American Shipper



   The World Shipping Council generally supports U.S. Customs’ efforts to keep terrorists out of the supply chain through the use of advance cargo information, but wants to avoid delays to legitimate container traffic.

   Under the 2002 Trade Act, Customs is required to promulgate regulations to receive advance inbound and outbound cargo information from all transport modes of the shipping industry by Oct. 1. Customs must also consult with the industry, a phase the agency refers to as the “strawman,” when developing these regulations.

   Effective Dec. 2, Customs implemented regulations that require advance cargo manifest information from ocean carriers and non-vessel-operating common carriers 24 hours prior to loading on U.S.-bound vessels overseas.

   Customs has proposed requiring a date/time of lading data field under the strawman proposal. The World Shipping Council said it does not support the inclusion this data field.

      The association said one way for Customs to check compliance in this area is to “spot check the records of a ship’s log to see when it departed from a foreign port and compare that to when the cargo declaration information was filed.”

   The World Shipping Council also recommended that Customs continue the practice of allowing carriers to transmit authorized manifest amendments and corrections.

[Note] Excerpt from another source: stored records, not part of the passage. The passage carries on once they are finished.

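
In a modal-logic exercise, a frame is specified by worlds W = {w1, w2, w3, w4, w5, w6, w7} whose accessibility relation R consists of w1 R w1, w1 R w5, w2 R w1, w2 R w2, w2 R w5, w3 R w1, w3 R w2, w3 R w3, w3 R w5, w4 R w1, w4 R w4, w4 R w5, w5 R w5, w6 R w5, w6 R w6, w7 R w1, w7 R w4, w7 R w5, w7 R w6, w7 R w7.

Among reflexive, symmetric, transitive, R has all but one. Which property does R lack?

Reflexive: yes — every world is R-related to itself.
Symmetric: no — w1 R w5 but not w5 R w1.
Transitive: yes — every two-step R-path is closed by a direct edge.
Only symmetric fails.

symmetric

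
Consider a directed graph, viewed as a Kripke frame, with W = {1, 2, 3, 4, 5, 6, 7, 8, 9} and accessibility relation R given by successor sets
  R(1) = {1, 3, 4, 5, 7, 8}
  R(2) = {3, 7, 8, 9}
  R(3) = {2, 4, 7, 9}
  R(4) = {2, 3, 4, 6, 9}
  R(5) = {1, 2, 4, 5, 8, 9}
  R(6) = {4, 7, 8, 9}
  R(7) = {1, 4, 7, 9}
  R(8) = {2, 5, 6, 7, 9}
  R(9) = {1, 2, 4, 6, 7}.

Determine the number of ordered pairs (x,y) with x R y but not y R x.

15

Enumerating: (1,3), (1,4), (1,8), (2,7), (3,7), (3,9), (4,2), (5,2), (5,4), (5,9), (6,7), (7,4), (8,7), (8,9), (9,1).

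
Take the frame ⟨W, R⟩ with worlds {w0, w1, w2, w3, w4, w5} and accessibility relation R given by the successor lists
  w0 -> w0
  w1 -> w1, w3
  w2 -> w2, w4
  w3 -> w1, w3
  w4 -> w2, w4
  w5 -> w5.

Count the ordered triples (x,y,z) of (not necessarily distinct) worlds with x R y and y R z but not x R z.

R is transitive; there are no such tuples.

0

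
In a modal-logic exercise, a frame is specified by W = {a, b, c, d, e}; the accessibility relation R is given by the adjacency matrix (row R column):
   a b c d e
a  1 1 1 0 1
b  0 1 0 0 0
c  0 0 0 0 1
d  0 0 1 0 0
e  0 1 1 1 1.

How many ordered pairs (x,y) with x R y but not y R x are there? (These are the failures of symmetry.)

Enumerating: (a,b), (a,c), (a,e), (d,c), (e,b), (e,d).

6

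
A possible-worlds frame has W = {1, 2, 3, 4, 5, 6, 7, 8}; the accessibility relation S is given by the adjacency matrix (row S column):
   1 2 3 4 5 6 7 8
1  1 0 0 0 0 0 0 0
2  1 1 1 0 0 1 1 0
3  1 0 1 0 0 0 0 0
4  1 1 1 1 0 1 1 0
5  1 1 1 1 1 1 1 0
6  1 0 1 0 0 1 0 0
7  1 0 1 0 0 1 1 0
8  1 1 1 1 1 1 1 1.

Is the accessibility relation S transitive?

Transitive: yes — every two-step S-path is closed by a direct edge.

Yes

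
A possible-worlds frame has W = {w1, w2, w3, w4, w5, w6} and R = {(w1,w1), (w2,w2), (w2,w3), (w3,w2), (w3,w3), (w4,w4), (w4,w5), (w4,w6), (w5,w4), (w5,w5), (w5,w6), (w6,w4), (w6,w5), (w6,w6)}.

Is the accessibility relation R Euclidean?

Yes

Euclidean: yes — any two successors of a common world are R-related.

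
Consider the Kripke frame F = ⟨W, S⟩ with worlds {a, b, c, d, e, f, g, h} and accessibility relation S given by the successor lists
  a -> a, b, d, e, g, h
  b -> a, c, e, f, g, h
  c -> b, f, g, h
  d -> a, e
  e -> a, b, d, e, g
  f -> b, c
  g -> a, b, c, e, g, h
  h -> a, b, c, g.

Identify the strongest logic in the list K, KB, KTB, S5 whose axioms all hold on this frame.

Symmetric (axiom B): yes — every pair in S has its reverse in S.
Reflexive (axiom T): no — b is not related to itself.
Euclidean (axiom 5): no — a S b and a S d, but not b S d.
So F validates K, KB; KTB would additionally require S to be reflexive. The strongest is KB.

KB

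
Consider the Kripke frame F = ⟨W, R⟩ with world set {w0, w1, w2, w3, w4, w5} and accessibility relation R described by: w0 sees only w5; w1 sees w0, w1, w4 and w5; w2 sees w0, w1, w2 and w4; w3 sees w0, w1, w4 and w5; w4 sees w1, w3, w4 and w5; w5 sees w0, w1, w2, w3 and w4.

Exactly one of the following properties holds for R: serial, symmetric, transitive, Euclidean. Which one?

Serial: yes — every world has a successor (e.g. w0 R w5).
Symmetric: no — w1 R w0 but not w0 R w1.
Transitive: no — w0 R w5 and w5 R w1, but not w0 R w1.
Euclidean: no — w1 R w0 and w1 R w4, but not w0 R w4.
Only serial holds.

serial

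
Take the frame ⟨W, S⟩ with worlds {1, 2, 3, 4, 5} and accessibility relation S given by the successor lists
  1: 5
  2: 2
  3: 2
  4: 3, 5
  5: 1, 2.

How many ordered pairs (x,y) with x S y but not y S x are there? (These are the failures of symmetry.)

Enumerating: (3,2), (4,3), (4,5), (5,2).

4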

   “This is very important,” the council said. “It is essential that Customs not limit AMS (Automated Manifest System) filing carriers’ ability to file manifest amendments that occur as a result of normal business operations.”

   In the outbound ocean freight strawman, Customs indicated that it intends to use the Automated Export System (AES) Vessel Transportation Module as the system to receive export cargo information prior to export from the United States.

   Currently, the AES Vessel Transportation Module allows approved ocean carriers to transmit available booking data to Customs 72 hours in advance of departure, following up with the complete export manifest details within 10 days after vessel departure from a U.S. port.

   “The Customs strawman appears to envision carriers’ continued filing of advanced booking data in addition to the filing of advanced manifest information 24 hours before departure,” the World Shipping Council said.

   The council believes that Customs should seek additional export information from shipper’s export declarations (SEDs) filed by the U.S. principal party in interest.

   “Requiring carriers to file their cargo declaration information before vessel loading was, for reasons based in large part on Customs’ AMS system, determined to be the necessary way to obtain advance information on inbound cargo,” the council said. “That does not mean the same solution should automatically be applied to outbound cargo, especially when one recognizes that Customs’ information systems for outbound cargo allow other options to be considered.”

   “Alternatively, Customs could require a carrier to file a complete manifest 24 hours before vessel loading or departure, as is required for inbound cargo, but in that case, it would appear that also filing advance booking information would be unnecessary and should be eliminated,” the council added.

   In addition, the World Shipping Council questioned why Customs does not address mandatory advance electronic cargo information obligations for NVOs for outbound shipments.

   The World Shipping Council also urged Customs to develop an exemption process for outbound breakbulk cargoes and not include empty container manifests before vessel loading.

   “We recognize and appreciate that the strawman proposals were designed to foster thinking and preliminary comments regarding how best to support the twin goals of enhanced supply chain security and the efficient flow of commerce,” the council said. “We look forward to continuing to work closely with Customs, in the development of appropriate, secure and trade-facilitating Trade Act regulations.”